Performance tuning systems

Posted in software-engineering with tags performance-tuning large-scale visibility -

Once a software system is running correctly it is natural to ask, “can we do more with less?” Can we get the system to be more performant without needing to add more capacity?

This can be important as your business grows and succeeds, because you may see increases in:

  • systems scaling and therefore the resource requirements that will scale in unison with any potential inefficiencies.
  • system criticality and therefore demands for lower latencies from customers.

Once the motivation for the performance tuning is understood, it becomes possible to target the investigation into how the current system behaves and to look for opportunities for optimisation.

As discussed in more detail below, the specific technical choices for achieving greater performance can be quite varied. However, by keeping the business goals in mind, we are often able to uncover good opportunities that will aid your business in reaching its goals with the software systems that underpin its operations.


Following the data flow

While there are many different techniques and strategies for increasing system performance, the starting point is always increasing visibility of the system performance characteristics.

This means that the system may need to be instrumented so that statistics and telemetry can be gathered from the system. This might be done via:

  • application specific counters that are published via tools like statsd, graphana, prometheus etc.
  • existing tools like VisualVM for Java or strace for Unix processes.
  • combinations of code changes and tools like dtrace.
  • system measurements like CPU usage, network tx/rx values etc.

With this data in hand, we can start to look for opportunities for improvement. While this is an exploratory exercise, and finding optimisations can not be guaranteed, there are often low hanging fruit. These might include:

  • accidental inclusion of debug logging,
  • double copying of memory buffers,
  • unnecessary allocation of objects,
  • overly conservative synchronisation locks,
  • etc.

Once these avenues have been exhausted, we might find that the performance gains are sufficient for the business needs. That is, the results may lower latency to acceptable levels for individual users, or resource usage might make it viable for the business to engage in the next phase of scaling.
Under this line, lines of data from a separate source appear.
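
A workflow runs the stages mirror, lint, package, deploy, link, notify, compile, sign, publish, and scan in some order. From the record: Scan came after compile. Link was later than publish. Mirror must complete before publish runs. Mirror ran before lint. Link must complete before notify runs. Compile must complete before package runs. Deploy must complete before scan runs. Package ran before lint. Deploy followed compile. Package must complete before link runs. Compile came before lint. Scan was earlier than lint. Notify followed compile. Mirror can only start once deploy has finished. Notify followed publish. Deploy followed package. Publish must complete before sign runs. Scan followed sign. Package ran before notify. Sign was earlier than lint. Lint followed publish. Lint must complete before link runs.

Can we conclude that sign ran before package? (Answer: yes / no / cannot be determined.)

Tracing the constraints gives package → deploy → mirror → publish → sign, so package must come before sign.
That means sign cannot be before package.

no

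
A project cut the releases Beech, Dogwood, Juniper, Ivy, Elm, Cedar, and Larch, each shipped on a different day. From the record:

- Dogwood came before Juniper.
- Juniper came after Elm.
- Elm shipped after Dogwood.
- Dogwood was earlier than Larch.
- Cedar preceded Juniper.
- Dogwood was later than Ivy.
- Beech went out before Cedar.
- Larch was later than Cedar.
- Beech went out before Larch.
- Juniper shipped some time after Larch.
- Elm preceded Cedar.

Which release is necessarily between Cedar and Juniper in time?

Larch

Tracing the constraints gives Cedar → Larch → Juniper, so Larch sits after Cedar and before Juniper.
No other release is forced both after Cedar and before Juniper.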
However, where the performance gains are still not sufficient we can start to look at gaining a deeper understanding of the data flows and looking for other candidates for change. This might involve more technical changes such as:

  • converting from boxed types to primitive types in order to avoid memory allocation overhead or reduce the complete memory footprint,
  • restructuring subsystems to reduce unnecessary data movement,
  • inverting the use of I/O buffers to be able to manage populated buffers across the full I/O marshalling and transport stack rather than incurring additional data copies,
  • converting data structures from lock-based synchronisation to lock-free implementations based on CAS operations and memory barriers,
  • preallocating bookkeeping data structures and explicitly managing resource pools rather than offloading this work to the garbage collection layer,
  • introducing back-pressure in between concurrently operating subsystems so as to be able to run closer to capacity without resource breaches,
  • etc.

As can be seen, there are many different techniques and avenues that could be explored in order to improve the performance of the system. Sometimes these performance gains can be in multiple orders of magnitude, and make the difference to the bottom line that moves a business from being unviable to having a competitive advantage.